I hadn't read Babar as a child. I kind of remember being semi-terrified by a production at the local children's theater, but I was pretty young, and it didn't really stick. So, I'm reading along, slowly getting more worried by the colonial fable: the leering hunter and casual death, the clothes-horsery of Babar, the abrupt marriage of cousins, the sartorial metaphors. Do the kids see how paternalistic and odd this whole enterprise is? Did they notice Babar just married his cousin after seeing her running naked in the streets?

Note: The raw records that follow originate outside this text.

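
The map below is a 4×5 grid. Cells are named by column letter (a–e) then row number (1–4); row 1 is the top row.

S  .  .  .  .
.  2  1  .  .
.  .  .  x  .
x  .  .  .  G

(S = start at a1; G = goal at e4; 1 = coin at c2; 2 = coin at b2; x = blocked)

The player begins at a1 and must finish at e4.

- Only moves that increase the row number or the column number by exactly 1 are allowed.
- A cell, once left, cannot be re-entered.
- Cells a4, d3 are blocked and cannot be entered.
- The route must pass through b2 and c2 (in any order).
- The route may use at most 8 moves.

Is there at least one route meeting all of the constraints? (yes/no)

One route that works: a1 → a2 → b2 → c2 → c3 → c4 → d4 → e4.

yes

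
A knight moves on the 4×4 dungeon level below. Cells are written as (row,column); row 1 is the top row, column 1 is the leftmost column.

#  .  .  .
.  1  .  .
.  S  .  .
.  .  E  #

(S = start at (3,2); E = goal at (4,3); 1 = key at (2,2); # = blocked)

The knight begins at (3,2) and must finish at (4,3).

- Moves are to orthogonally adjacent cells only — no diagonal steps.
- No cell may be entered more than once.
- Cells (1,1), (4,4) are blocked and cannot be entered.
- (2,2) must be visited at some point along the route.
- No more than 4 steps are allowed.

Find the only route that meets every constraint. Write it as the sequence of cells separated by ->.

(3,2) -> (2,2) -> (2,3) -> (3,3) -> (4,3)

The 4-move cap with required stops at (2,2) leaves no slack for detours.
Route from (3,2): up to (2,2), right to (2,3), 2× down (reaching (4,3)) — 4 moves in all.
Check: all required cells visited; 4 ≤ 4 moves.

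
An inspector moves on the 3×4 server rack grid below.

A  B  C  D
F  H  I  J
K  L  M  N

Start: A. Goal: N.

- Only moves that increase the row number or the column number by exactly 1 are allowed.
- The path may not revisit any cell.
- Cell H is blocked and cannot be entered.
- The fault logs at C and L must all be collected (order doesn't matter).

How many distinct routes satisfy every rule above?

A right/down-only route from A to N makes exactly 2 down-moves and 3 right-moves in some order.
With no other constraints that would be C(5,2) = 10 routes.
L is below but to the left of C: going C → L would need a leftward move and L → C an upward move, so no right/down-only route can visit both required cells.
No route satisfies every constraint, so the count is 0.

0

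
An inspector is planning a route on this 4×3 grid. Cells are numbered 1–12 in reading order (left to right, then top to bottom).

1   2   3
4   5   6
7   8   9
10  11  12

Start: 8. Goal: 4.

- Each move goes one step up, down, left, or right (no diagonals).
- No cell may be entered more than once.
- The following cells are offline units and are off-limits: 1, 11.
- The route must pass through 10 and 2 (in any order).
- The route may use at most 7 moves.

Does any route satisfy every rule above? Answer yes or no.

no

10 must be visited but has only one open neighbour (7), and it is neither the start nor the goal — the route would have to enter and leave through 7, re-entering it.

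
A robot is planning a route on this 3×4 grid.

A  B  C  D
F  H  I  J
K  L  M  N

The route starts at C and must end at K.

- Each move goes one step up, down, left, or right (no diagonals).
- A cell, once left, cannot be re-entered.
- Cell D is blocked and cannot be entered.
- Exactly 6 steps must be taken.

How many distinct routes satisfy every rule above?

5

Need simple routes of exactly 6 moves from C to K (Manhattan distance 4, so 1 moves are spent on a detour and 1 undoing it).
Enumerating: C I M L H F K | C I H B A F K | C I J N M L K | C B H I M L K | C B A F H L K.
That gives 5 routes.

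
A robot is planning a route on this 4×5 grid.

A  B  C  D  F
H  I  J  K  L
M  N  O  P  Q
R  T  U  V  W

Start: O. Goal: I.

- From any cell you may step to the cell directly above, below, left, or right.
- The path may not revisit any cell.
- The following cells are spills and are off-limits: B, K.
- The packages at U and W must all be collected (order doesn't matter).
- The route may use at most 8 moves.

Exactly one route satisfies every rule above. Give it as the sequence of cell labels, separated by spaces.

The 8-move cap with required stops at U, W leaves no slack for detours.
Route from O: right 2 to Q, down 1 to W, left 3 to T, up 2 to I — 8 moves in all.
Check: all required cells visited; 8 ≤ 8 moves.

O P Q W V U T N I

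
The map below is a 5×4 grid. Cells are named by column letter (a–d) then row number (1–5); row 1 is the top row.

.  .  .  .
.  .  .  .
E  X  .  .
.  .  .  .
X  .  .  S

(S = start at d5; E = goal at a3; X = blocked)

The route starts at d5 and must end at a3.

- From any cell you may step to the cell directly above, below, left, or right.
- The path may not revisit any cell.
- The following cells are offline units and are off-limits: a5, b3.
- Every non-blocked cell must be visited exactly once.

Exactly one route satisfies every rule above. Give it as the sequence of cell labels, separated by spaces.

d5 d4 d3 d2 d1 c1 b1 a1 a2 b2 c2 c3 c4 c5 b5 b4 a4 a3

Need to visit all 18 open cells exactly once, starting at d5 and ending at a3.
Cell d1 has only two open neighbours (d2 and c1), so the path must pass straight through it: one of those is the cell it's entered from and the other is where it exits.
Route from d5: 4× up (reaching d1), 3× left (reaching a1), down to a2, 2× right (reaching c2), 3× down (reaching c5), left to b5, up to b4, left to a4, up to a3 — 17 moves in all.
Check: all 18 open cells covered.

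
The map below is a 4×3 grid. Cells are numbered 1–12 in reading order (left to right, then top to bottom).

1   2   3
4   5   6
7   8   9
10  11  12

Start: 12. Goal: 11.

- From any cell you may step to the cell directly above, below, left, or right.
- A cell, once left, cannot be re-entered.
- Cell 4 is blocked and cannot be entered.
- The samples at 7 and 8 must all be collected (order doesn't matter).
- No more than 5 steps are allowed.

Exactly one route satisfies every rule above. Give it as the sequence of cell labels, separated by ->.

12 -> 9 -> 8 -> 7 -> 10 -> 11

Any route must reach 7 and 8 and still end at 11 within 5 moves, so the order of the required stops is forced.
Route from 12: up 1 to 9, left 2 to 7, down 1 to 10, right 1 to 11 — 5 moves in all.
Check: all required cells visited; 5 ≤ 5 moves.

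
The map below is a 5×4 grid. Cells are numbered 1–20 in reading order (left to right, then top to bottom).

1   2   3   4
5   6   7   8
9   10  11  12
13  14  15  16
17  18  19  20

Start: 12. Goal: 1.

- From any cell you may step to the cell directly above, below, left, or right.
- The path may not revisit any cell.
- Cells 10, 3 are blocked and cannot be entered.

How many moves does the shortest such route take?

The Manhattan distance from 12 to 1 is |3−1| + |4−1| = 5, so at least 5 moves are needed.
A route of 5 moves achieves this: 12 → 8 → 7 → 6 → 2 → 1.
Since 5 matches the lower bound, it is optimal.

5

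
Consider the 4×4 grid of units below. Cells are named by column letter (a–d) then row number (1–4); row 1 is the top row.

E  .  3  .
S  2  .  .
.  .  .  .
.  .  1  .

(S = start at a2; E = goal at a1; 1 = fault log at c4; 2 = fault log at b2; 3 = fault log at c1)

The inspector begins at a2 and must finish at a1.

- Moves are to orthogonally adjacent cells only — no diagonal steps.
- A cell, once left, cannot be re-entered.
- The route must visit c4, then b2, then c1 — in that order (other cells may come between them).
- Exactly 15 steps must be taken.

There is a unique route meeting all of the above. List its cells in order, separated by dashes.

a2 - a3 - a4 - b4 - c4 - d4 - d3 - c3 - b3 - b2 - c2 - d2 - d1 - c1 - b1 - a1

The waypoints must appear in the order c4, b2, c1, with no cell reused.
Route from a2: down 2 to a4, right 3 to d4, up 1 to d3, left 2 to b3, up 1 to b2, right 2 to d2, up 1 to d1, left 3 to a1 — 15 moves in all.
Check: order respected (1 at step 4, 2 at step 9, 3 at step 13); 15 moves as required.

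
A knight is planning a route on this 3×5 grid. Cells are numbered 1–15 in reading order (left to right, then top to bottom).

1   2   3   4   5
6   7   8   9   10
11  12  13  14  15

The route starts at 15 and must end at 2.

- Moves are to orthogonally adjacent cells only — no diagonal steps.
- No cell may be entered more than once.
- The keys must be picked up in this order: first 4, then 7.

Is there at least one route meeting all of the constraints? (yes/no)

yes

One route that works: 15 → 10 → 5 → 4 → 9 → 8 → 7 → 2.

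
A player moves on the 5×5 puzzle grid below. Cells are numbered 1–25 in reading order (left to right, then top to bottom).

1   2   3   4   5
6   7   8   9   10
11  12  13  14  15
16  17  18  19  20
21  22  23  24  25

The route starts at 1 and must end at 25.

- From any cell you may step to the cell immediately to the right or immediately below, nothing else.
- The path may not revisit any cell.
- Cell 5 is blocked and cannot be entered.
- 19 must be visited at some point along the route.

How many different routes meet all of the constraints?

40

A right/down-only route from 1 to 25 makes exactly 4 down-moves and 4 right-moves in some order.
With no other constraints that would be C(8,4) = 70 routes.
Split at 19 and multiply the segment counts (each segment already excludes blocked cells): 1→19: 20; 19→25: 2; product = 40.
That gives 40 routes.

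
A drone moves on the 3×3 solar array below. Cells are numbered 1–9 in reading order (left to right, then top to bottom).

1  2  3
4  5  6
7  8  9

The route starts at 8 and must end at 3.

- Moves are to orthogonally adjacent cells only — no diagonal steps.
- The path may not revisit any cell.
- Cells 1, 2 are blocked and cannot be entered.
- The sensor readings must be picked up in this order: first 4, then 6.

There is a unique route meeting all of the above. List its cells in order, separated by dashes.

The waypoints must appear in the order 4, 6, with no cell reused.
Route from 8: left 1 to 7, up 1 to 4, right 2 to 6, up 1 to 3 — 5 moves in all.
Check: order respected (4 at step 2, 6 at step 4).

8 - 7 - 4 - 5 - 6 - 3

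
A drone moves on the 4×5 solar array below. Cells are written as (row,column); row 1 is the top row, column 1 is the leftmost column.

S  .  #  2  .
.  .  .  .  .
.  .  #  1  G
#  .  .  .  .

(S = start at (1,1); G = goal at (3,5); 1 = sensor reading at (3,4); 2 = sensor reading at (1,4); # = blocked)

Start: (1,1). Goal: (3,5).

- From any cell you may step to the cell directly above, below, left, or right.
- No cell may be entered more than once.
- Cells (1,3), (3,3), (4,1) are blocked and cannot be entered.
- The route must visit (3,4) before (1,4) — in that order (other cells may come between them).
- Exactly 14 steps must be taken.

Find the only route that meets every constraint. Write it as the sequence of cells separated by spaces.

(1,1) (1,2) (2,2) (2,1) (3,1) (3,2) (4,2) (4,3) (4,4) (3,4) (2,4) (1,4) (1,5) (2,5) (3,5)

The waypoints must appear in the order (3,4), (1,4), with no cell reused.
Route from (1,1): right 1 to (1,2), down 1 to (2,2), left 1 to (2,1), down 1 to (3,1), right 1 to (3,2), down 1 to (4,2), right 2 to (4,4), up 3 to (1,4), right 1 to (1,5), down 2 to (3,5) — 14 moves in all.
Check: order respected (1 at step 9, 2 at step 11); 14 moves as required.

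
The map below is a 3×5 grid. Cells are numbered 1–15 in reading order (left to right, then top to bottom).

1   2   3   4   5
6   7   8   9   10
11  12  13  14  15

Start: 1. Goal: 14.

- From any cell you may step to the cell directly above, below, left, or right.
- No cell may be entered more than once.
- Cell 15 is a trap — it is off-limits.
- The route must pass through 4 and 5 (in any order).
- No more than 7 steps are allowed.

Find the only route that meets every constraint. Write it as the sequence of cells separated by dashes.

1 - 2 - 3 - 4 - 5 - 10 - 9 - 14

The 7-move cap with required stops at 4, 5 leaves no slack for detours.
Route from 1: right 4 to 5, down 1 to 10, left 1 to 9, down 1 to 14 — 7 moves in all.
Check: all required cells visited; 7 ≤ 7 moves.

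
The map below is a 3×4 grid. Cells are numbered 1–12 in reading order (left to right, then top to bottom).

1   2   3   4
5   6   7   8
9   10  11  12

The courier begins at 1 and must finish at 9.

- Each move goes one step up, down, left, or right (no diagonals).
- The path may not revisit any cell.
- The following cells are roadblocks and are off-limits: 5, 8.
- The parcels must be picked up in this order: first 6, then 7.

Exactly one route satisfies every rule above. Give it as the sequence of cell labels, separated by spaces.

The waypoints must appear in the order 6, 7, with no cell reused.
Route from 1: right to 2, down to 6, right to 7, down to 11, 2× left (reaching 9) — 6 moves in all.
Check: order respected (6 at step 2, 7 at step 3).

1 2 6 7 11 10 9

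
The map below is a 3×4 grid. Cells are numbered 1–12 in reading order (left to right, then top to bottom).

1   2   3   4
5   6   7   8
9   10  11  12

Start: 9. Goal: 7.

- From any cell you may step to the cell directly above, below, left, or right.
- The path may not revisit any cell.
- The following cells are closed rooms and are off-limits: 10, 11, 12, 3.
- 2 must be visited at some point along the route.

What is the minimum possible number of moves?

Any route passes through 2 somewhere between 9 and 7. Summing Manhattan distances along the two legs (9 → 2 → 7) gives a lower bound of 3 + 2 = 5 moves.
A route of 5 moves achieves this: 9 → 5 → 1 → 2 → 6 → 7.
Since 5 matches the lower bound, it is optimal.

5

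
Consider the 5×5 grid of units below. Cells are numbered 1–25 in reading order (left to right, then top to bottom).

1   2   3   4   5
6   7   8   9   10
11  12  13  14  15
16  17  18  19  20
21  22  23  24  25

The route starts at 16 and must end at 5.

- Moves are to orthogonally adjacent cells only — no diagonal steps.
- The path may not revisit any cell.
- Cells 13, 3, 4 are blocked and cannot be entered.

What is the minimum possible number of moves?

The Manhattan distance from 16 to 5 is |4−1| + |1−5| = 7, so at least 7 moves are needed.
A route of 7 moves achieves this: 16 → 11 → 6 → 7 → 8 → 9 → 10 → 5.
Since 7 matches the lower bound, it is optimal.

7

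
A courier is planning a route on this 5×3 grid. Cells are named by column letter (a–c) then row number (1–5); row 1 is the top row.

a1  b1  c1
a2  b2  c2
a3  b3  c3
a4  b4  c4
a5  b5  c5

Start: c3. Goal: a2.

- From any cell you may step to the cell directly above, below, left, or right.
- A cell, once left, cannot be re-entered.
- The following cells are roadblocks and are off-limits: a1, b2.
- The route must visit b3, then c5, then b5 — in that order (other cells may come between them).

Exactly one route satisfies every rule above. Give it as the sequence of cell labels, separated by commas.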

Turns out I needn't have worried my pretty little head. Know what the kids turned out be be obsessed by? The old king eating a bad mushroom, turning green, and dying. That's it. I'm pretty sure they are completely unaware that there is a larger narrative. They would fetch the book after I'd put it away, and my older child, who is on the cusp of reading himself and kind of a know-it-all, would find the page with the green corpse, and “read” it to his sister. He would also add helpful admonishments about never eating mushrooms in the forest, especially the red ones. The girl would then giggle and ask, “Is he funny? The elephant's funny.”
When on walks during the week I would point out mushrooms growing out of the downed trees and stumps. Some look like fairy awnings, some like blobs of melting butter. They now held the glamor and fascination of green, dead elephants and poison, and the boy was intent. Grandma, in her wisdom, took down a field guide to wild mushrooms, (this cabin really did have an astonishing variety of books) and the boy carefully paged through it to find the species of mushroom we'd seen together.
There's so much anxiety surrounding children's books. They're often explicitly instructive, and as such end up being a very unrestrained expression of cultural expectations and anxiety. You can hang a neon sign above Babar today about French colonialism and France's role as the rich benefactor of those poor, pantsless, mushroom-eating Africans. But my kids, not growing up under French colonialism, don't care about that at all. It simply doesn't exist. They have other anxieties, often the ones I would never expect. Once, one of the boy's school friends told him about the movie “Jeepers Creepers” and I spent a week talking him down at bedtime, making up all manner of stories to keep the monster at bay. I don't like dealing with anxieties about things that don't exist. But mushrooms do, and can be looked up, and his anxiety about poison can be talked about, and can I have a fruit snack? No you can't, because we're having dinner soon.